I really liked The Wrestler, and I think that's a good example of where I would side with Daniel about a film that doesn't fall into the social-chic trappings we've been talking about here. However, I have read some detractors of that movie that say such things about it. So it goes... such is the fun of debating movies. And such is the enjoyment of movie criticism. I think our writing and opinions on them say as much about us as they do the movies themselves. What was it about The Wrestler, (and thus, about me) that made me see it differently than the gritty tales of Sin Nombre or Chop Shop that I didn't like? I don't if I could pinpoint that for you right now, and I think that's why I write on here as much as I can. It helps me try to figure myself out, make sense of my opinions, and why I am the way I am.
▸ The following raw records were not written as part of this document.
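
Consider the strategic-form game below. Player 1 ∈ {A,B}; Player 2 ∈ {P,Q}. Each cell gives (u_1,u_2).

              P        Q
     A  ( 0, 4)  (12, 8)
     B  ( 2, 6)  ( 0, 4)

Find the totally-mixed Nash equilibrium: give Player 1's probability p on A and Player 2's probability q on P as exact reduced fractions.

P1 indiff ⇒ q·0+(1-q)·12 = q·2+(1-q)·0 ⇒ q(-2) = (1-q)(-12) ⇒ q = 6/7
P2 indiff ⇒ p·4+(1-p)·6 = p·8+(1-p)·4 ⇒ p(-4) = (1-p)(-2) ⇒ p = 1/3

p=1/3, q=6/7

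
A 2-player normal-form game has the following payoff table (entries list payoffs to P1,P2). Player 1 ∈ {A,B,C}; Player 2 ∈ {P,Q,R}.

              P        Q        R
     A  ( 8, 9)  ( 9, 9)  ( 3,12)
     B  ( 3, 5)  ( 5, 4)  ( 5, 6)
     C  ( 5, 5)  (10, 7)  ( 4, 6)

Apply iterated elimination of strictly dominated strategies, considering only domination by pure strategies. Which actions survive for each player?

IESDS → P1:{B,C} P2:{Q,R}

P2 drop P (R beats it: A:12>9 B:6>5 C:6>5)
P1 drop A (C beats it: Q:10>9 R:4>3)
P1→{B,C} P2→{Q,R}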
P.S. Thanks for linking up that A.O. Scott article, Daniel. I wasn't aware of it nor the debate he had with someone over it.

Daniel Getahun said...

Thanks for this discussion. Your last two comments really helped me understand your thoughts in relation to my own on these. I agree with you Marilyn that concern about issues (and perhaps thus appreciate of issue movies) is in my DNA, but I agree with Fox that, to some effect, we are what we see. Obviously each of us has poured out our thoughts on different issues and movies on our blogs, and I don't you could deny how some films, and especially some discussions about films, can change the way you think about the world. Not that I think any movie is a silver bullet, even a conversation-changer like An Inconvenient Truth. That would be comparable to calling Angelina Jolie a humanitarian and ignoring the millions of people who do real humanitarian work day in and day out. (For the record, I can't stand her.)
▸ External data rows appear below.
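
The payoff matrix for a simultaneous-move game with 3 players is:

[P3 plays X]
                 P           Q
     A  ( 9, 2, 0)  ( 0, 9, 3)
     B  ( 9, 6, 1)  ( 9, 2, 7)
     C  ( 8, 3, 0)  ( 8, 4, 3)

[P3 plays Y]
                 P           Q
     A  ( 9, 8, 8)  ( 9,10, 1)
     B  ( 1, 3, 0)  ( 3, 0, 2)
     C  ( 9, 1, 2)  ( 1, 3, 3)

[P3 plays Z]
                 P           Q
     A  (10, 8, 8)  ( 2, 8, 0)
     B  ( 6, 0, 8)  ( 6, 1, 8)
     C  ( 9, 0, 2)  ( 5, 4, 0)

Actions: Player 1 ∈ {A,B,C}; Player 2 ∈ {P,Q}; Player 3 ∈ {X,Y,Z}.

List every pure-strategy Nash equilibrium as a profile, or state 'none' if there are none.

NE set: (A,P,Z), (B,Q,Z)

(A,P,X): not NE [P2→Q gives 9>2; P3→Z gives 8>0]
(A,P,Y): not NE [P2→Q gives 10>8]
(A,P,Z): NE
(A,Q,X): not NE [P1→B gives 9>0]
(A,Q,Y): not NE [P3→X gives 3>1]
(A,Q,Z): not NE [P1→B gives 6>2; P3→X gives 3>0]
(B,P,X): not NE [P3→Z gives 8>1]
(B,P,Y): not NE [P1→C gives 9>1; P3→Z gives 8>0]
(B,P,Z): not NE [P1→A gives 10>6; P2→Q gives 1>0]
(B,Q,X): not NE [P2→P gives 6>2; P3→Z gives 8>7]
(B,Q,Y): not NE [P1→A gives 9>3; P2→P gives 3>0; P3→Z gives 8>2]
(B,Q,Z): NE
(C,P,X): not NE [P1→B gives 9>8; P2→Q gives 4>3; P3→Z gives 2>0]
(C,P,Y): not NE [P2→Q gives 3>1]
(C,P,Z): not NE [P1→A gives 10>9; P2→Q gives 4>0]
(C,Q,X): not NE [P1→B gives 9>8]
(C,Q,Y): not NE [P1→A gives 9>1]
(C,Q,Z): not NE [P1→B gives 6>5; P3→Y gives 3>0]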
So I contradict myself in this issue because I'm usually with you all on the critical/skeptical/contrarian side. But for whatever reason, the idealist is brought out in me when it comes to film. Occasionally that leads to overpraise (indeed, the issue over the quality of the film), and that's something I should remain conscious of. Even this discussion has made me reconsider my thoughts on Sin Nombre, which is healthy.
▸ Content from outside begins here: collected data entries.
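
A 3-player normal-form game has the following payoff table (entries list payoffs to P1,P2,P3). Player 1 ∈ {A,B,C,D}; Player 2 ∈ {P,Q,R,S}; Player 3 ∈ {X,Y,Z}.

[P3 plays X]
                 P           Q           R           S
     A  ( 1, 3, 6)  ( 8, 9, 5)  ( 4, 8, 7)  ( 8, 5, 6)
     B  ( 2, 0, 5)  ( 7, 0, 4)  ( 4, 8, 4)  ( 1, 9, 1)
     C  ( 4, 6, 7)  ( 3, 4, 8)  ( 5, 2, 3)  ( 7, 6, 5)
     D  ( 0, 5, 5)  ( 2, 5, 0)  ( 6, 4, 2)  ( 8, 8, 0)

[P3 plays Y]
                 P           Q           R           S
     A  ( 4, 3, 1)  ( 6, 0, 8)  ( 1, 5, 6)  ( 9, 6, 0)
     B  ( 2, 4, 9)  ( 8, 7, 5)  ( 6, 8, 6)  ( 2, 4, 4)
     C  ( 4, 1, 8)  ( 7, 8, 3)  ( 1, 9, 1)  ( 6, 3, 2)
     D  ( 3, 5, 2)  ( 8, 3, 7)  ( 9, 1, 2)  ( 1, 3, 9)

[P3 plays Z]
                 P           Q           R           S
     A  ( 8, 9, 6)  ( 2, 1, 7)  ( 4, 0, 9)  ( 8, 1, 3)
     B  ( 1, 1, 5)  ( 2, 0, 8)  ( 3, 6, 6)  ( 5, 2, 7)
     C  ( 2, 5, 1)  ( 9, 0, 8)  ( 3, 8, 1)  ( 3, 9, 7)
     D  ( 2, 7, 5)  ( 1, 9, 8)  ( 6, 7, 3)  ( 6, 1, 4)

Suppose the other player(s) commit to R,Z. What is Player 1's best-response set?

u_1(A vs R,Z) = 4
u_1(B vs R,Z) = 3
u_1(C vs R,Z) = 3
u_1(D vs R,Z) = 6
max payoff 6 at {D}

argmax u_1 = {D}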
Anyway, enough rambling, but as you perfectly state, Fox, "It helps me try to figure myself out, make sense of my opinions, and why I am the way I am."

Drugstore said...

Very good movie, is very sad that this is the reality of movie people around the world, even many girls marry with bad people just for run away from poverty.

Anonymous said...

Ya, Caspar is probably more cuddly than a real Marero would be likely to be, but movies with unsympathetic main characters don't fly, and it's pretty hard to sympathize with someone who would kill you and gang rape your family if you looked at him sideways.

Anonymous said...

In response to the "Chic" factor you describe, you do have an interesting point... However how can you claim to know anything of the reality of the lives of MS-13 members? The portrayal by Sin Nombre may be sensationalized and inaccurate (it is a fictional film, not real life) but saying that all MS-13 members would sooner stomp their own baby's head than hold and take care of it? Just because a person is a member of a gang does not mean they lack humanity. They are products of the poverty-stricken environment they are born into, but are just as human as you or I. By dehumanizing others, you are creating just as dramatized and inaccurate a portrayal of reality as those "chic" film makers.